Tuesday, March 14, 2023

Vulnerability

The blue dots that are overlayed on this map of the United States represent one of the most vulnerable countries on earth. 


I created this image using the web site TheTrueSize.com, which I often use to make size comparisons among countries and/or U.S. states. The site is especially useful for illustrating the misperceptions that arise from our overuse of the Mercator projection, but it is also just a convenient way to make comparisons among all kinds of landmasses. The results can be especially surprising when archipelagos are examined.

To create the image, I cleared the map and then entered "Kiribati" in the search box. This highlighted all of the islands of this Pacific archipelago, which I carefully clicked and dragged toward the continental United States. I positioned it so that the bulk of the islands were superimposed on California. This would result in several islands being in New Mexico and Texas, with others as far away as Indiana and Florida. Kiribati, is spread over an area more than half the stze of the "lower 48" states. 
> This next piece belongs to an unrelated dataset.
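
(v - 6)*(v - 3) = v^2 - 9*v + 18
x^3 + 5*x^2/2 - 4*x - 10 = (x - 2)*(x + 2)*(x + 5/2)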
The blue does exaggerate its landmass, however, as each outlines an island that would be invisible at the scale of this map. The total size of all of the islands of Kiribati is only 313 square miles -- less than one-third the size of Plymouth County, Massachusetts.

This word is an unusual spelling of "Gilbert" and is pronounced "Kiribahs." I have written about its vulnerability as a low-lying island nation, most notably in my 2015 post Climate Attack.



Thursday, March 02, 2023

Music and Resistance

In today's session of my Latin American geography course, we are discussing a few aspects of the military period in Brazil -- and artistic resistance to it. The discussion will include my 1996 visit with the artist Anka, which is detailed in the Folha da Fronteira newsletter I sent to friends at the time. In that account, I mention a small joke he shared. It was more than 20 years later that I realized he was not joking, and that the obscurity of his existence was almost certainly connected to the precarious position artists had been in only a few years before I visited his hermitage.

We will also explore the unbelievable but true story of Calice, a song title whose two meanings provide deep insight into artistic resistance. The story of musical resistance throughout the region is told in more detail in the 2020 Netflix limited series Break it All

But we will begin today's class with something a bit more relaxed -- former Minister of Culture Gilberto Gil performing Rio Eu Te Amo (Rio I Love You). I had the great privilege of hearing an entire evening of such work when he visited the Zeiterion Theater in New Bedford in 2007. He is the only performer I have seen there who was traveling with a Secret Service detail, because the concert was during a break in his attendance of the U.N. General Assembly. 

I have spoken of that encounter often -- even with these students -- without realizing the true importance of his career. Fortunately, this morning's installment of BBC Forum was a deep exploration of Tropicalia -- his two-person group that had a profound impact on the military regime.

We also discussed the 1985 British farce Brazil, which makes no direct mention of the country, but is clearly all about the regime.

We rounded out class with three vocabulary words: jeito, palanca, and mordida!